最盛期に比べれば業績は相当落ちています。しかし、現時点において、経営を圧迫するような業績ではないし、これまで数十年に渡る残業代未払によるプール金があるはずです。一体、この会社のオーナーは何を目指しているのでしょうか?

「住宅手当等の廃止・配偶者手当の改悪」しかり「長時間労働・未払残業代」しかり、数字追及のために社員に多大な不利益を課す㈱バンビ。団体交渉でその不透明部分を追求すれば、保身のために不誠実な回答を繰り返す担当者達。この体質はすべてオーナー一人に起因しているという事です。

・3年後に手当を削られ将来に不安を抱えて働く社員。
・出世して課長になれば残業代も出ずに、人の数倍も働かされるのを目の前で見る社員達。

このよう状況で、ポジティブに会社の為に仕事が出来るでしょうか?お客様に喜んでもらえる製品を自信もって届けようという気になれるでしょうか?

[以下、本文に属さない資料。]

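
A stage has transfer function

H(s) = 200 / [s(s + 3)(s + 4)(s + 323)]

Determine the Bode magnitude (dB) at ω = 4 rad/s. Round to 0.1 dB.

-45.2 dB

At s = jω = j4:
pole (s+3): 3 + j4 → |·| = √(3²+4²) = √25 ≈ 5, ∠ = arctan(4/3) ≈ 53.13°
pole (s+4): 4 + j4 → |·| = √(4²+4²) = √32 ≈ 5.6569, ∠ = arctan(4/4) ≈ 45.00°
pole (s+323): 323 + j4 → |·| = √(323²+4²) = √104345 ≈ 323.02, ∠ = arctan(4/323) ≈ 0.71°
pole at origin: |s| = 4, ∠ = 90.00° (in denominator)
|H| = 200 / 36546 ≈ 0.0054726
Gain = 20 log₁₀(0.0054726) ≈ -45.24 dB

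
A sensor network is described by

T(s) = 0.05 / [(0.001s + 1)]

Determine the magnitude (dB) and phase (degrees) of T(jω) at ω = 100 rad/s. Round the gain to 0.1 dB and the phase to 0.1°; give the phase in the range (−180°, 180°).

-26.1 dB, -5.7°

At ω = 100 rad/s:
pole (1 + j100·0.001) = 1 + j0.1 → |·| ≈ 1.005, ∠ ≈ 5.71°
|T| = 0.05 · 1 / (1.005) ≈ 0.049751
Gain = 20 log₁₀(0.049751) ≈ -26.06 dB
∠T = (0°) − (5.71°) = -5.71°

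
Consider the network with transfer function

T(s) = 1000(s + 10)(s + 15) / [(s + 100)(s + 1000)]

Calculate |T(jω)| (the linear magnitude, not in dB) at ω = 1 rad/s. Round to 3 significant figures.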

団体交渉で勝ち取りたい最大の論点は「社員を本当に大切にする会社になって欲しい。」ということです。法律上、会社は株主のものでしょうが、実質、会社は社員の力なくして成り立つことは出来ません。会社の原動力である社員一人一人の力なくして会社の存続など成り立つ訳はないです。「自分の社員さえ幸せに出来ない会社が、顧客を満足させる製品を世に出すことなど不可能だ」という事です。「社員を大切にする会社」だからこそ、社員は、自分の命でもある時間を「会社」の為に投資するわけです。一体、この会社は何を目指しているのでしょうか?